Wednesday, January 31, 2007

New York Times' Frank Bruni Spills Purple-Prosed Foam of Love All Over "Top Chef"

We know, possums, we know.

Our hypocritical hubris in referring to the prose stylings of New York Times food critic Frank Bruni as "purple" has no doubt resulted in a thunderbolt coming from the general direction of Mt. Olympus to strike us dead. Well, "arse" longa, vita brevis.

So, yes, in today's Food Section of the Times, Bruno (it's so unfair to refer to him by the plural, "Bruni," since he lost all that weight) tackles the phenomenon that is Top Chef, in the process making the Bravo execs at 30 Rock very, very happy.

Here, then, the cherce bits:

Marcel Vigneron’s self-love is as garish and repellent as his winged hairdo, which looks like an attempt to evoke “The Flying Nun” without a headdress or a habit.

Only in contrast does Ilan Hall seem humble and winsome. Don’t be duped.
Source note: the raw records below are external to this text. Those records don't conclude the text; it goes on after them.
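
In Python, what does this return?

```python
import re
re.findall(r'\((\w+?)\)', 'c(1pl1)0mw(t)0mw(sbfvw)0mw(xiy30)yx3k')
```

One capturing group, so `findall` returns just the captured substring from each match — 4 in all.

['1pl1', 't', 'sbfvw', 'xiy30']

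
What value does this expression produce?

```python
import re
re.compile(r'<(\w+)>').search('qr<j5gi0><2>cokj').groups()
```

The match spans [2:9] → '<j5gi0>'.
Captured: group 1 = 'j5gi0'.

('j5gi0',)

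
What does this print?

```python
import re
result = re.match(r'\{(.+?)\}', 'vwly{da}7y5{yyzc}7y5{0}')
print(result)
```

None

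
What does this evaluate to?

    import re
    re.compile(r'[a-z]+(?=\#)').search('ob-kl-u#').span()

Lookahead/lookbehind check context without consuming it, so the matched span excludes the asserted characters.
Unlike `match`, `search` isn't anchored — it looks for the pattern anywhere in the string.
The match spans [6:7] → 'u'.

(6, 7)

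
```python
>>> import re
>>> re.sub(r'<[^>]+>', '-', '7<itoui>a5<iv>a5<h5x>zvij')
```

'7-a5-a5-zvij'

Matches: at [1:8] → '<itoui>'; at [10:14] → '<iv>'; at [16:21] → '<h5x>'.
`sub` substitutes '-' at each match site.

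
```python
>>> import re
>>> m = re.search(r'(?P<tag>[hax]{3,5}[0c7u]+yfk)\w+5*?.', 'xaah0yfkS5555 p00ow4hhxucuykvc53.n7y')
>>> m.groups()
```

('xaah0yfk',)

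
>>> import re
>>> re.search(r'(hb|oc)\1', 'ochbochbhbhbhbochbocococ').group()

'hbhb'

A backreference is literal: `\1` must see the identical characters the first group matched.
`search` walks the string left to right and returns the first match it finds.
The match spans [6:10] → 'hbhb'.
Captured: group 1 = 'hb'.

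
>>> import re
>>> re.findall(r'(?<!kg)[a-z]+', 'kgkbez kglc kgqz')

The negative lookaround is zero-width — it rules out positions where the adjacent text would match, without consuming anything.
`findall` yields the raw match text (3 of them) because the pattern has no groups.

['kgkbez', 'kglc', 'kgqz']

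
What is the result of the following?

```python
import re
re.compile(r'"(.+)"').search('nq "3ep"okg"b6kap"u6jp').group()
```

'"3ep"okg"b6kap"'

`re.search` scans for the first position where the pattern succeeds.
The match spans [3:18] → '"3ep"okg"b6kap"'.
Captured: group 1 = '3ep"okg"b6kap'.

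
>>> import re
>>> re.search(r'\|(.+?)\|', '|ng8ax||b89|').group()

Because the quantifier is non-greedy, it stops expanding at the earliest point where the rest of the pattern can succeed.
`re.search` scans for the first position where the pattern succeeds.
The match spans [0:7] → '|ng8ax|'.
Captured: group 1 = 'ng8ax'.

'|ng8ax|'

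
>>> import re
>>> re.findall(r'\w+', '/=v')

['v']

The pattern matches one or more of a word character.
Matches: at [2:3] → 'v'.
With no groups in the pattern, `findall` gives back each whole match — 1 here.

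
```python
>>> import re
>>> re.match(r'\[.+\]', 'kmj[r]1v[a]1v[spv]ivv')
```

`re.match` won't scan ahead — the pattern has to work from the very first character.
Here position 0 doesn't satisfy it, so the call returns None.

None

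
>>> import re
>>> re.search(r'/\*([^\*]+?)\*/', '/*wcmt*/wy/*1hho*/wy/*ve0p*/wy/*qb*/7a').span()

(0, 8)

The match spans [0:8] → '/*wcmt*/'.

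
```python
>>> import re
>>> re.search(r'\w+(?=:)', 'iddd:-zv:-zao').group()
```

'iddd'

The lookaround is zero-width — it requires the adjacent text to match without consuming it, so the asserted text isn't part of the match.
Unlike `match`, `search` isn't anchored — it looks for the pattern anywhere in the string.
The match spans [0:4] → 'iddd'.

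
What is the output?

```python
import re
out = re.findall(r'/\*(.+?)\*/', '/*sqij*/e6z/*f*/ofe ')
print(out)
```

['sqij', 'f']

A `+?`/`*?`/`{m,n}?` starts at its minimum and grows only as far as needed for what follows to match.
Matches: at [0:8] match '/*sqij*/', group 1 = 'sqij'; at [11:16] match '/*f*/', group 1 = 'f'.
`findall` collects group 1 from each match (2 total).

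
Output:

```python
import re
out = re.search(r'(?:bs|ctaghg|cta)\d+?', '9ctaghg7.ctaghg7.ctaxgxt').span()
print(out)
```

(1, 8)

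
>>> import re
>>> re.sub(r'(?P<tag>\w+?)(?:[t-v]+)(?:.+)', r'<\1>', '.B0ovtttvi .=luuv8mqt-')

'.<B0o>'

Because the quantifier is non-greedy, it stops expanding at the earliest point where the rest of the pattern can succeed.
`\1` in the replacement pulls in group 1's text for each match.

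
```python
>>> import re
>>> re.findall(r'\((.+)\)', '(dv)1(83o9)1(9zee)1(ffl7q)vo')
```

['dv)1(83o9)1(9zee)1(ffl7q']

Because there's exactly one group, `findall` drops the full match and keeps group 1 from the one hit.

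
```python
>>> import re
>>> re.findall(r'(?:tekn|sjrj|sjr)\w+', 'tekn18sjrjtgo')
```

['tekn18sjrjtgo']

Scanning left to right: at [0:13] → 'tekn18sjrjtgo'.
No capturing groups, so `findall` returns the 1 full match string.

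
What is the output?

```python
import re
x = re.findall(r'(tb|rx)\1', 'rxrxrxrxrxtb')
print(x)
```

The backreference `\1` re-matches whatever the first group consumed, character for character.
Because there's exactly one group, `findall` drops the full match and keeps group 1 from each hit.

['rx', 'rx']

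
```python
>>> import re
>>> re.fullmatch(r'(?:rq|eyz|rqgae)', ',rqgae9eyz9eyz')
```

`fullmatch` succeeds only if the pattern covers the string from start to end.
Here the string isn't matched end-to-end, so the call returns None.

None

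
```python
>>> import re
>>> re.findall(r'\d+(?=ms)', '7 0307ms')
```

The positive lookaround only admits positions where the adjacent text matches; those characters stay outside the span.
Scanning left to right: at [2:6] → '0307'.
With no groups in the pattern, `findall` gives back each whole match — 1 here.

['0307']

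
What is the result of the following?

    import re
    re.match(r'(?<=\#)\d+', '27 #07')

None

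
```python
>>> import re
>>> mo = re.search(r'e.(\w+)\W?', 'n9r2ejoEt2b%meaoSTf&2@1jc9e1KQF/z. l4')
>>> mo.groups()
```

('oEt2b',)

The match spans [4:12] → 'ejoEt2b%'.
Captured: group 1 = 'oEt2b'.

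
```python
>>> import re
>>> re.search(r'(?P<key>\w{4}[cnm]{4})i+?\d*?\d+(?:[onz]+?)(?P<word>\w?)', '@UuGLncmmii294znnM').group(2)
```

Pattern: exactly 4 of a word character, then exactly 4 of one of [cnm] (captured as 'key'); then one or more of the literal 'i' (lazy), then zero or more of a digit (lazy); then one or more of a digit; then one or more of one of [onz] (lazy) (non-capturing group); then optionally a word character (captured as 'word').
Unlike `match`, `search` isn't anchored — it looks for the pattern anywhere in the string.
The match spans [1:16] → 'UuGLncmmii294zn'.
Captured: group 1 = 'UuGLncmm', group 2 = 'n'.

'n'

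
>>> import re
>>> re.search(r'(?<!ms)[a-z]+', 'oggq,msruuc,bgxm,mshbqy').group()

'oggq'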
In this season’s first episode he flatly declared, “I want to be famous.” And as he inched ever closer to his goal, he sometimes regarded his adversaries with a look of unalloyed contempt.

...

For all its generically hyped-up drama, cheesy gimmickry and abject fealty to the tropes of reality television, “Top Chef” really is about cooking: what goes into it; what comes out of it; what reliably succeeds in the kitchen and on the plate; what predictably doesn’t.

...

“Top Chef” came into its own this season, its second, as it found a kind of traction that many other cooking-related shows — a bloated field at this point — haven’t.

Its contestants and judges wound up in gossip columns. Its twists and turns fueled chatter on the Internet, including the possible disclosure of the victor in tonight’s episode, which was taped a while back. Its ratings rose to an average of nearly two million viewers a week, according to Bravo, and that number put it well ahead of the second season of “Project Runway,” Bravo’s runaway reality hit, which will embark on its fourth season this year.

The reasons are many and varied. “Top Chef” did a deft job assembling a racially and ethnically diverse cast of characters, a shrunken high school in which every clique had a representative. There was the peevish whistleblower (Marisa), the priggish A student (Elia), the good-time blonde (Betty), the disheveled slacker (Michael), the laconic hunk (Sam), the trash-talking spitfire (Mia).


“Top Chef” offers the reliable, although perhaps not always intentional, hilarity of its blunt product endorsements and of its host, Padma Lakshmi, a k a Mrs. Salman Rushdie, a model-turned-actress whose epicurean musings are less riveting than her sluggish, mouth-full-of-molasses style of speech and strenuously come-hither poses.

As she makes her costume changes you can almost read her thoughts: “Does this skirt go with hamachi?” “Is this too much cleavage for a chicken liver canapĂ©?”